UWA Academic Farida Fozdar Told ‘Go Back to Your Own Country’
Linda Parri, Perth Now, January 27, 2012
Brunei-born University of WA Professor Farida Fozdar, who moved to Australia when she was seven, said she was shocked by the national reaction to her study which also spread as far India and the United States.
“Some emails have been quite polite and I’ve been able to reply and we’ve actually had quite a positive interaction out of it which, I really really value,” Professor Fozdar said.
“But some are straight out lots of swear words and suggesting that I should go back to where I came from.
“I’ve also had a couple of emails from people implying that I’m the Grinch that killed Christmas and that now nobody is going to fly a flag because they think it shows that they’re racist.”
Professor Fozdar, a sociologist and anthropologist, said that although the study was reported “relatively accurately” in the media, some people have misinterpreted its findings.
“What has struck me most is that the media has reported the research relatively accurately in most cases, perhaps apart from some headlines, but people have taken it up in the wrong way,” Professor Fozdar said.
“People have taken it as though I was saying that anyone who flies a flag on their car for Australia Day is racist and that flying the flag generally is a racist thing to do and that certainly wasn’t what I was saying.”

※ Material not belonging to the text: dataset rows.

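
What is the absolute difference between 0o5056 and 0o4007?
Convert 0o5056 (octal) → 5×512 + 5×8 + 6 = 2606 (decimal)
Convert 0o4007 (octal) → 4×512 + 7 = 2055 (decimal)
Compute |2606 - 2055| = 551
551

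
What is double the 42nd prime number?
The 42nd prime number = 181
Compute 181 × 2 = 362
362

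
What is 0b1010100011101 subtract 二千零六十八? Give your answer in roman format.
Convert 0b1010100011101 (binary) → 4096 + 1024 + 256 + 16 + 8 + 4 + 1 = 5405 (decimal)
Convert 二千零六十八 (Chinese numeral) → 2×1000 + 6×10 + 8 = 2068 (decimal)
Compute 5405 - 2068 = 3337
Convert 3337 (decimal) → 3337 = 1000 + 1000 + 1000 + 100 + 100 + 100 + 10 + 10 + 10 + 5 + 1 + 1 → MMMCCCXXXVII (Roman numeral)
MMMCCCXXXVII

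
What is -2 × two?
Convert two (English words) → 2 (decimal)
Compute -2 × 2 = -4
-4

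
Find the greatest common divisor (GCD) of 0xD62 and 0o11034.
Convert 0xD62 (hexadecimal) → 13×256 + 6×16 + 2 = 3426 (decimal)
Convert 0o11034 (octal) → 1×4096 + 1×512 + 3×8 + 4 = 4636 (decimal)
Compute gcd(3426, 4636) = 2
2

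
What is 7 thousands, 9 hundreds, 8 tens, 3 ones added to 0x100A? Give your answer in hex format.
Convert 7 thousands, 9 hundreds, 8 tens, 3 ones (place-value notation) → 7×1000 + 9×100 + 8×10 + 3 = 7983 (decimal)
Convert 0x100A (hexadecimal) → 1×4096 + 10 = 4106 (decimal)
Compute 7983 + 4106 = 12089
Convert 12089 (decimal) → 12089 = 2×4096 + 15×256 + 3×16 + 9 → 0x2F39 (hexadecimal)
0x2F39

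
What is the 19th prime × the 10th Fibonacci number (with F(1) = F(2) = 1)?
Convert the 19th prime (prime index) → 67 (decimal)
Convert the 10th Fibonacci number (with F(1) = F(2) = 1) (Fibonacci index) → 1, 1, 2, 3, 5, 8, 13, 21, 34, 55 → 55 (decimal)
Compute 67 × 55 = 3685
3685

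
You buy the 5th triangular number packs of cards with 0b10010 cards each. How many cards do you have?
Convert 0b10010 (binary) → 16 + 2 = 18 (decimal)
Convert the 5th triangular number (triangular index) → 5×6/2 = 15 (decimal)
Compute 18 × 15 = 270
270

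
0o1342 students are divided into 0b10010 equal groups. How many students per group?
Convert 0o1342 (octal) → 1×512 + 3×64 + 4×8 + 2 = 738 (decimal)
Convert 0b10010 (binary) → 16 + 2 = 18 (decimal)
Compute 738 ÷ 18 = 41
41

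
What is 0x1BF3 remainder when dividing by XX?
Convert 0x1BF3 (hexadecimal) → 1×4096 + 11×256 + 15×16 + 3 = 7155 (decimal)
Convert XX (Roman numeral) → 10 + 10 = 20 (decimal)
Compute 7155 mod 20 = 15
15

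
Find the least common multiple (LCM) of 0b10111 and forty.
Convert 0b10111 (binary) → 16 + 4 + 2 + 1 = 23 (decimal)
Convert forty (English words) → 40 (decimal)
Compute lcm(23, 40) = 920
920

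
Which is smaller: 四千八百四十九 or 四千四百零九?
Convert 四千八百四十九 (Chinese numeral) → 4×1000 + 8×100 + 4×10 + 9 = 4849 (decimal)
Convert 四千四百零九 (Chinese numeral) → 4×1000 + 4×100 + 9 = 4409 (decimal)
Compare 4849 vs 4409: smaller = 4409
4409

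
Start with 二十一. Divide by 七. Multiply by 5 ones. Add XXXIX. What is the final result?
Convert 二十一 (Chinese numeral) → 2×10 + 1 = 21 (decimal)
Start: 21
Convert 七 (Chinese numeral) → 7 (decimal)
21 ÷ 7 = 3
Convert 5 ones (place-value notation) → 5 (decimal)
3 × 5 = 15
Convert XXXIX (Roman numeral) → 10 + 10 + 10 + 9 = 39 (decimal)
15 + 39 = 54
54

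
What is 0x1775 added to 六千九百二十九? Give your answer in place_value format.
Convert 0x1775 (hexadecimal) → 1×4096 + 7×256 + 7×16 + 5 = 6005 (decimal)
Convert 六千九百二十九 (Chinese numeral) → 6×1000 + 9×100 + 2×10 + 9 = 6929 (decimal)
Compute 6005 + 6929 = 12934
Convert 12934 (decimal) → 12934 = 12×1000 + 9×100 + 3×10 + 4 → 12 thousands, 9 hundreds, 3 tens, 4 ones (place-value notation)
12 thousands, 9 hundreds, 3 tens, 4 ones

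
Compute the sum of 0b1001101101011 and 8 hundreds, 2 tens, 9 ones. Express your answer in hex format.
Convert 0b1001101101011 (binary) → 4096 + 512 + 256 + 64 + 32 + 8 + 2 + 1 = 4971 (decimal)
Convert 8 hundreds, 2 tens, 9 ones (place-value notation) → 8×100 + 2×10 + 9 = 829 (decimal)
Compute 4971 + 829 = 5800
Convert 5800 (decimal) → 5800 = 1×4096 + 6×256 + 10×16 + 8 → 0x16A8 (hexadecimal)
0x16A8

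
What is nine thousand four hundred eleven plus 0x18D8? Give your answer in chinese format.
Convert nine thousand four hundred eleven (English words) → 9×1000 + 4×100 + 11 = 9411 (decimal)
Convert 0x18D8 (hexadecimal) → 1×4096 + 8×256 + 13×16 + 8 = 6360 (decimal)
Compute 9411 + 6360 = 15771
Convert 15771 (decimal) → 15771 = 1×10000 + 5×1000 + 7×100 + 7×10 + 1 → 一万五千七百七十一 (Chinese numeral)
一万五千七百七十一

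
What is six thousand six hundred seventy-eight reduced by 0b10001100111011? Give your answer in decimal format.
Convert six thousand six hundred seventy-eight (English words) → 6×1000 + 6×100 + 78 = 6678 (decimal)
Convert 0b10001100111011 (binary) → 8192 + 512 + 256 + 32 + 16 + 8 + 2 + 1 = 9019 (decimal)
Compute 6678 - 9019 = -2341
-2341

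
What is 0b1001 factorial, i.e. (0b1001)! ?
Convert 0b1001 (binary) → 8 + 1 = 9 (decimal)
Compute 9! = 362880
362880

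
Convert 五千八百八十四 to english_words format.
Convert 五千八百八十四 (Chinese numeral) → 5×1000 + 8×100 + 8×10 + 4 = 5884 (decimal)
Convert 5884 (decimal) → 5884 = 5×1000 + 8×100 + 84 → five thousand eight hundred eighty-four (English words)
five thousand eight hundred eighty-four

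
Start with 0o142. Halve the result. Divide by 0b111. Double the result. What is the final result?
Convert 0o142 (octal) → 1×64 + 4×8 + 2 = 98 (decimal)
Start: 98
98 ÷ 2 = 49
Convert 0b111 (binary) → 4 + 2 + 1 = 7 (decimal)
49 ÷ 7 = 7
7 × 2 = 14
14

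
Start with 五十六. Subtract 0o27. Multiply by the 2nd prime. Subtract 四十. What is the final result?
Convert 五十六 (Chinese numeral) → 5×10 + 6 = 56 (decimal)
Start: 56
Convert 0o27 (octal) → 2×8 + 7 = 23 (decimal)
56 - 23 = 33
Convert the 2nd prime (prime index) → 3 (decimal)
33 × 3 = 99
Convert 四十 (Chinese numeral) → 4×10 = 40 (decimal)
99 - 40 = 59
59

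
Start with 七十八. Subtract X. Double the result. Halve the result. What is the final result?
Convert 七十八 (Chinese numeral) → 7×10 + 8 = 78 (decimal)
Start: 78
Convert X (Roman numeral) → 10 (decimal)
78 - 10 = 68
68 × 2 = 136
136 ÷ 2 = 68
68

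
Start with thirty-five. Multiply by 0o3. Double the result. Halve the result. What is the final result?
Convert thirty-five (English words) → 35 (decimal)
Start: 35
Convert 0o3 (octal) → 3 (decimal)
35 × 3 = 105
105 × 2 = 210
210 ÷ 2 = 105
105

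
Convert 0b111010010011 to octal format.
Convert 0b111010010011 (binary) → 2048 + 1024 + 512 + 128 + 16 + 2 + 1 = 3731 (decimal)
Convert 3731 (decimal) → 3731 = 7×512 + 2×64 + 2×8 + 3 → 0o7223 (octal)
0o7223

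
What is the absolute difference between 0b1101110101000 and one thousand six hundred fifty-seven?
Convert 0b1101110101000 (binary) → 4096 + 2048 + 512 + 256 + 128 + 32 + 8 = 7080 (decimal)
Convert one thousand six hundred fifty-seven (English words) → 1×1000 + 6×100 + 57 = 1657 (decimal)
Compute |7080 - 1657| = 5423
5423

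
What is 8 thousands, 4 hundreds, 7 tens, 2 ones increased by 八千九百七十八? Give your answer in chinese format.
Convert 8 thousands, 4 hundreds, 7 tens, 2 ones (place-value notation) → 8×1000 + 4×100 + 7×10 + 2 = 8472 (decimal)
Convert 八千九百七十八 (Chinese numeral) → 8×1000 + 9×100 + 7×10 + 8 = 8978 (decimal)
Compute 8472 + 8978 = 17450
Convert 17450 (decimal) → 17450 = 1×10000 + 7×1000 + 4×100 + 5×10 → 一万七千四百五十 (Chinese numeral)
一万七千四百五十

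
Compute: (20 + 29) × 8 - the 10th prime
Convert the 10th prime (prime index) → 29 (decimal)
Expression in decimal: (20 + 29) × 8 - 29
Parentheses first: 20 + 29 = 49
Multiply: 49 × 8 = 392
Subtract: 392 - 29 = 363
363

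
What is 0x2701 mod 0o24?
Convert 0x2701 (hexadecimal) → 2×4096 + 7×256 + 1 = 9985 (decimal)
Convert 0o24 (octal) → 2×8 + 4 = 20 (decimal)
Compute 9985 mod 20 = 5
5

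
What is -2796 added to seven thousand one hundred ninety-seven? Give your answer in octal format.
Convert seven thousand one hundred ninety-seven (English words) → 7×1000 + 1×100 + 97 = 7197 (decimal)
Compute -2796 + 7197 = 4401
Convert 4401 (decimal) → 4401 = 1×4096 + 4×64 + 6×8 + 1 → 0o10461 (octal)
0o10461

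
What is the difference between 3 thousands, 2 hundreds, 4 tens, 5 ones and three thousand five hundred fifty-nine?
Convert 3 thousands, 2 hundreds, 4 tens, 5 ones (place-value notation) → 3×1000 + 2×100 + 4×10 + 5 = 3245 (decimal)
Convert three thousand five hundred fifty-nine (English words) → 3×1000 + 5×100 + 59 = 3559 (decimal)
Difference: |3245 - 3559| = 314
314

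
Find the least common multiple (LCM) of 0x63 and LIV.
Convert 0x63 (hexadecimal) → 6×16 + 3 = 99 (decimal)
Convert LIV (Roman numeral) → 50 + 4 = 54 (decimal)
Compute lcm(99, 54) = 594
594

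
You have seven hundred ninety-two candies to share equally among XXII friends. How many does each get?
Convert seven hundred ninety-two (English words) → 7×100 + 92 = 792 (decimal)
Convert XXII (Roman numeral) → 10 + 10 + 1 + 1 = 22 (decimal)
Compute 792 ÷ 22 = 36
36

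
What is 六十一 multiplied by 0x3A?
Convert 六十一 (Chinese numeral) → 6×10 + 1 = 61 (decimal)
Convert 0x3A (hexadecimal) → 3×16 + 10 = 58 (decimal)
Compute 61 × 58 = 3538
3538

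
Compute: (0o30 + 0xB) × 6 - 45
Convert 0o30 (octal) → 3×8 = 24 (decimal)
Convert 0xB (hexadecimal) → 11 (decimal)
Expression in decimal: (24 + 11) × 6 - 45
Parentheses first: 24 + 11 = 35
Multiply: 35 × 6 = 210
Subtract: 210 - 45 = 165
165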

Professor Fozdar said the study revealed flag-flyers were significantly less positive about Australia’s ethnic diversity than “non-flag flyers” but that the attitude is not shared by all Australians.
“The fact that there were significant differences doesn’t mean that everybody who flys the flag feel negative towards minorities but it means that a larger proportion of them did compared with people that weren’t flying flags,” she said.
Professor Fozdar said many people ignored her findings that the majority of both flag-flyers and non-flag flyers, interviewed by her research team, felt positive about Australia’s ethnic diversity.
“But that’s not what gets picked up by people,” she said.
“That statistic was there, in a lot of media reports, but people took out of it that I’m saying they shouldn’t fly a flag for Australia Day because it’s racist and that we shouldn’t celebrate Australia Day.
“That was just nowhere in the research and so that is what has surprised me.”
Professor Fozdar said that in light of the media attention, she was amused to notice some vehicles sporting unusually large flags on Australia Day.
“And I couldn’t help but take it as a message,” she laughed.